The most practical outcome of the November 1938 meeting
was the elimination of the Jews from the economy and the confiscation of all remaining Jewish factories and businesses. The department stores, major industrial concerns, and merchant banks that had been spared longest were now stripped, closed, or taken over.
13
An additional decree was issued to exclude Jews from the retail trade, crafts, and sales agencies, from managing firms, and from membership in any cooperatives. In a highly significant sentence at the outset of his remarks, Goering invoked directly the Führer’s authority for these steps: “Gentlemen! Today’s meeting is of a decisive character. I have received a letter written on the Führer’s orders by [Martin] Bormann, the chief of staff of the Führer’s deputy, requesting that the Jewish question be now, once and for all, coordinated and solved one way or the other” (
so oder so
).
14
So oder so
was a key Hitler phrase in relation to the Jews—one that intimated that there would be no turning back. Nazi policy had clearly been radicalized by Kristallnacht. In its wake, all Jewish business enterprise, freedom of movement, and social intercourse with Germans was brought to a virtual end.
15
The scale and impunity of the violence had stigmatized the Jews, even more than before, as a pariah people, to be degraded at will, placed outside the ranks of society and the universe of moral obligation. Their existence on German soil was being torn up by the roots. Excluded from using public transport, from going to concerts, theaters, cinemas, shopping centers, beaches, and park benches and even from owning a dog, German Jews were not merely outcasts at the end of 1939: they were
socially dead
people. They could even lose their driving licenses because their presence on the roads might conceivably offend the “German traffic community.” Three years later they would be obliged to wear the yellow stars that were to definitively seal their pariah status.

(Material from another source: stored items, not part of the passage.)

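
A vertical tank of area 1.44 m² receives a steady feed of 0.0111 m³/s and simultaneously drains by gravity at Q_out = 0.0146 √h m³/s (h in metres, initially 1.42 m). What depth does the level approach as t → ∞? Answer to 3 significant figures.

0.578 m

Accumulation of liquid (constant cross-section A): A dh/dt = Q_in − 0.0146 √h. At steady state dh/dt = 0:
Q_in = 0.0146 √h_ss ⇒ √h_ss = 0.0111/0.0146 = 0.76027.
h_ss = 0.76027² = 0.57802 m. (Since h₀ = 1.42 m > h_ss, the level will fall toward this value.)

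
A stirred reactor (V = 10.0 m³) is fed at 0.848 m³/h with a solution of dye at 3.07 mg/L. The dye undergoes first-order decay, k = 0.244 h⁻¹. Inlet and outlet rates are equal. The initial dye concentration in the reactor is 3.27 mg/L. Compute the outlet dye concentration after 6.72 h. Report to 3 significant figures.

1.06 mg/L

Accumulation = in − out − consumed: V dC/dt = Q C_in − Q C − k V C.
This is linear with rate a = Q/V + k = 0.32880 h⁻¹.
C_ss = Q C_in/(Q + kV) = 0.79178 mg/L; C(t) = C_ss + (C₀ − C_ss) e^(−a t).
C(6.72) = 0.79178 + (2.4782)·e^(−0.32880·6.72) = 0.79178 + (2.4782)·0.10975 = 1.0638 mg/L.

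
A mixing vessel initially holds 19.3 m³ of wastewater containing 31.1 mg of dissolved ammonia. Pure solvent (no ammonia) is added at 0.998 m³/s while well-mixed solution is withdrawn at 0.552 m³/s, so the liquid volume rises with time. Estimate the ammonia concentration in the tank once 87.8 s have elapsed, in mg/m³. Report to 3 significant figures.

0.135 mg/m³

Total volume: dV/dt = Q_in − Q_out = 0.44600 m³/s, so V(t) = 19.3 + 0.44600 t and V(87.8) = 58.459 m³.
Species balance (pure solvent in): dm/dt = −Q_out · m/V(t).
dm/m = −Q_out dt/(V₀ + 0.44600 t); integrating gives ln(m/m₀) = −(Q_out/(Q_in−Q_out)) ln(V/V₀).
m = m₀ (V₀/V)^(Q_out/(Q_in−Q_out)) = 31.1 × (19.3/58.459)^(1.2377) = 7.8901 mg.
C = m/V = 7.8901/58.459 = 0.13497 mg/m³.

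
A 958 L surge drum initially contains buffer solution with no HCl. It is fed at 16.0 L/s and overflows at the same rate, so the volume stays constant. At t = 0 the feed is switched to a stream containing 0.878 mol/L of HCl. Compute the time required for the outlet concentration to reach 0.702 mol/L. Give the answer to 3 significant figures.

Species balance: V dC/dt = Q(C_in − C) ⇒ τ = V/Q = 59.875 s.
C(t) = C_in + (C₀ − C_in) e^(−t/τ). Set C = 0.702 and solve for t:
e^(−t/τ) = (C − C_in)/(C₀ − C_in) = (0.702 − 0.878)/(0 − 0.878) = 0.20046
t = −τ ln(…) = 59.875 × 1.6072 = 96.229 s.

96.2 s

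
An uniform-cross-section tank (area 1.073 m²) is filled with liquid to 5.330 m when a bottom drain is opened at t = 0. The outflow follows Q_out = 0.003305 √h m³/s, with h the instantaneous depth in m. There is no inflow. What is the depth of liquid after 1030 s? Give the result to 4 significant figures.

0.5219 m

A dh/dt = −Q_out = −0.003305 √h.
Separate and integrate: 2(√h − √h₀) = −(0.003305/A) t.
√h = √5.330 − 0.003305·1030/(2·1.073) = 2.30868 − 1.58628 = 0.722402.
h = 0.722402² = 0.521865 m.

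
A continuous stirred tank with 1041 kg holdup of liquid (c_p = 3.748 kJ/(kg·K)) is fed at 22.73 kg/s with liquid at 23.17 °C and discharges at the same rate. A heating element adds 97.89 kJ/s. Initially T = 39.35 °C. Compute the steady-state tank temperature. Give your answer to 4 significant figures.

M c_p dT/dt = ṁ c_p (T_in − T) + Q̇.
At steady state dT/dt = 0 ⇒ T_ss = T_in + Q̇/(ṁ c_p) = 23.17 + 97.89/(22.73·3.748) = 24.3191 °C.

24.32 °C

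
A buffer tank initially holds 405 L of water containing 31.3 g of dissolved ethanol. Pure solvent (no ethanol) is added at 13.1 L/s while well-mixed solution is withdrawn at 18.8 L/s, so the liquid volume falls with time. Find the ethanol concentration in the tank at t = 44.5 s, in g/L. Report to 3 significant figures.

Let m(t) be the amount of ethanol. Volume: V(t) = V₀ + (Q_in − Q_out) t = 405 − 5.7000 t; V(44.5) = 151.35 L.
Species balance (pure solvent in): dm/dt = −Q_out · m/V(t).
Separate: dm/m = −Q_out dt/V(t) ⇒ ln(m/m₀) = −(Q_out/(Q_in−Q_out)) ln(V/V₀).
m = m₀ (V₀/V)^(Q_out/(Q_in−Q_out)) = 31.3 × (405/151.35)^(-3.2982) = 1.2180 g.
C = m/V = 1.2180/151.35 = 0.0080473 g/L.

0.00805 g/L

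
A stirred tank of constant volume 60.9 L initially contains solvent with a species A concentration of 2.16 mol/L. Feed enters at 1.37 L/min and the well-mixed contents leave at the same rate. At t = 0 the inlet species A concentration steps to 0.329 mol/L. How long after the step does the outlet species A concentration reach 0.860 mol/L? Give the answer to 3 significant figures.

Species balance on the tank: V dC/dt = Q(C_in − C), so τ = V/Q = 44.453 min.
C(t) = C_in + (C₀ − C_in) e^(−t/τ). Set C = 0.860 and solve for t:
e^(−t/τ) = (C − C_in)/(C₀ − C_in) = (0.860 − 0.329)/(2.16 − 0.329) = 0.29001
t = −τ ln(…) = 44.453 × 1.2379 = 55.026 min.

55.0 min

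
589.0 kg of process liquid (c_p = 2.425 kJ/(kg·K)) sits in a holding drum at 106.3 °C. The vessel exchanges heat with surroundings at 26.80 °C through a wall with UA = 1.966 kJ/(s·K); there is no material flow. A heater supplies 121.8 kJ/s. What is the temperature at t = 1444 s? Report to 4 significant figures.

Lumped-capacitance energy balance: M c_p dT/dt = UA(T_amb − T) + Q̇.
dT/dt = (T_ss − T)/τ with T_ss = T_amb + Q̇/UA = 26.80 + 121.8/1.966 = 88.7532 °C, τ = M c_p/UA = 589.0·2.425/1.966 = 726.513 s.
Solution: T(t) = T_ss + (T₀ − T_ss) e^(−t/τ).
T(1444) = 88.7532 + (17.5468)·0.137027 = 91.1576 °C.

91.16 °C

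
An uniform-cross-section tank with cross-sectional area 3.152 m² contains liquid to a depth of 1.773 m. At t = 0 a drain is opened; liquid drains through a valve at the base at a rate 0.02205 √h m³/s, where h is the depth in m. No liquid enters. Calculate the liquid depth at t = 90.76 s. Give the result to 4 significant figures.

1.028 m

With no inflow, A dh/dt = −0.02205 √h.
Separate and integrate: 2(√h − √h₀) = −(0.02205/A) t.
√h = √1.773 − 0.02205·90.76/(2·3.152) = 1.33154 − 0.317458 = 1.01408.
h = 1.01408² = 1.02836 m.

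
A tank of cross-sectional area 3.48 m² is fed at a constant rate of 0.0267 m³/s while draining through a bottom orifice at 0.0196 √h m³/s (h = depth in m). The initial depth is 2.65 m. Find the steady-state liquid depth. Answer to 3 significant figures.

1.86 m

Level balance: A dh/dt = 0.0267 − 0.0196 √h. Setting dh/dt = 0:
Q_in = 0.0196 √h_ss ⇒ √h_ss = 0.0267/0.0196 = 1.3622.
h_ss = 1.3622² = 1.8557 m. (Since h₀ = 2.65 m > h_ss, the level will fall toward this value.)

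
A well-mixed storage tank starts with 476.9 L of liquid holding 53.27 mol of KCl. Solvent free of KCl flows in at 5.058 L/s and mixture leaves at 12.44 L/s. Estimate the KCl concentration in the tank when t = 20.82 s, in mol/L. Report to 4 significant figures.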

There was an immediate increase in the pressure on German and Austrian Jews to emigrate, which was still official Nazi policy. But there was also an upsurge in attitudes that
hinted at what would eventually climax in the “Final Solution” a few years later. Thus, on 24 November 1938, the SS journal
Das Schwarze Korps
, under the heading
JEWS, WHAT NOW?
prophesied that Germans could not tolerate the presence of hundreds of thousands of Jewish “criminals” and “subhumans” much longer. Mocking the indifference and hypocrisy of the “civilized nations” and “the great screaming of world Jewry,” it called for a solution that went beyond mere segregation. “We would be faced with the hard necessity of exterminating the Jewish underworld in the same way as, under our government of law and order, we are wont to exterminate any other criminals, namely by fire and sword. The result would be the factual and final end of Jewry in Germany, its absolute annihilation.”
16
The mood was ripe for a revival of the apocalyptic anti-Semitism that identified Jews with the criminal “subhuman” underworld. Demonization had accompanied the Nazi campaign against Jewry since 1919, but now it seemed as if the Jews who were still left in Germany could more easily be branded as total outcasts and made to fit existing propaganda stereotypes. As Ian Kershaw has written, this depersonalization accentuated the numbing indifference of German popular opinion “and formed a vital stage between the archaic violence of the pogrom and the rationalised ‘assembly line’ annihilation of the death camps.”